The announcement of a major federal housing grant was met Monday with celebration by Roxbury residents and elected officials.  Some of those politicians saw it as one of the last highlights of their relationship with the Obama administration, as they prepare for an uncertain future.

Stephanie Thomas first moved into the Whittier Street public housing development in Roxbury in 1954. She raised two children in this collection of brick buildings, and calls it home.

“It’s good in the inside," she said. "We got a good foundation. You know, but we realize now that it has to be a change so we’re ready for it."

"The pipes are rotten," added Alice Gilchrist. She moved here in in 1967. They’ve both seen a lot of change in that time. For one thing, the radiators used to work great.

“Now for the heat, we just have sort of like  steam heat, like. We have a control that only goes up as far as to 8. And that’s the best that we get for our heat," Thomas said.

"It’s cold in our apartments, it’s really cold." Gilchrist added. "That heat is not working.”

That’s one of many reasons the city’s been trying to get funds to redevelop the homes through the federal department of Housing and Urban Development’s so-called Choice Neighborhoods Initiative. And Nani Coleretti of HUD came to Roxbury to say the words they’ve been waiting to hear.

“I’m proud to announce today that after four years since you got a planning grant, the community of Whittier is being awarded a $30 million grant,” she said to cheers from a crowd gathered under a tent at the site. 

The plan is to demolish the existing 200 apartments and replace them with 210 public housing units and 262 units either for moderate income families or at market rate.
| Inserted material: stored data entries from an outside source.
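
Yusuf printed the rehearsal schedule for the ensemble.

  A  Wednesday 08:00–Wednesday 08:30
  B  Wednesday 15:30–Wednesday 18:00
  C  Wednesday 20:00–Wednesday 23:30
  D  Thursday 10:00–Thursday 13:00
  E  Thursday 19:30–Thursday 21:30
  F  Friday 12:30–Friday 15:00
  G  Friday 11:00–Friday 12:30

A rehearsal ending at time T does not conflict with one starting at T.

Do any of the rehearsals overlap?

Sorted by start: A, B, C, D, E, G, F.
B starts after A ends — done with A.
C starts after B ends — done with B.
D starts after C ends — done with C.
E starts after D ends — done with D.
G starts after E ends — done with E.
F starts exactly when G ends (back-to-back, no overlap).
Every pair is clear; the schedule has no overlaps.

No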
Coleretti said this is one of the last of these grants to be given under the Obama administration.

Boston Mayor Marty Walsh said he’s been invited to an event at the White House this week.

 “The first thing I’m going to say to the President when I see him Wednesday, and I will have a chance to talk to him one on one, I’m going to say, from all the folks at Whittier, I’m going to say they want to say thank you and give him a big hug for $30 million,” Walsh said.

Walsh said he’ll tell Obama that his presidency made a difference, and that Boston will build on his legacy.

“No matter what they try to take apart what he created, we’re going to continue to build here in Boston, and take it across the United States of America,” he said.

Congressman Michael Capuano said he had concerns about the priorities of the incoming Trump presidency, and he said he didn’t want this grant announcement to be the last celebration of its kind that he attends.

“I’ve spent the last two months pushing every single administrator in Washington to get every piece of paper they can off of their desk before Jan. 20,” Capuano said. 

Capuano called on those in attendance to fight for what he called an equal and fair society. “It’s on us, the American people to stand up, scream, and turn it around," he said. "That’s what elections are all about.”

For resident Stephanie Thomas, there was a clear message in the grant announcement.

“What today’s announcement means we’re going to have a new beginning. You know?" she said. "And we’re getting ready for the next generation, because we’re getting up in age. So it’s going to be wonderful for them, too.”

The residents here will be relocated as the construction of the new homes takes place. But Alice Gilchrist was certain of one thing. “When they finish building, I want to come back here.”  Because this neighborhood, she said, is her home.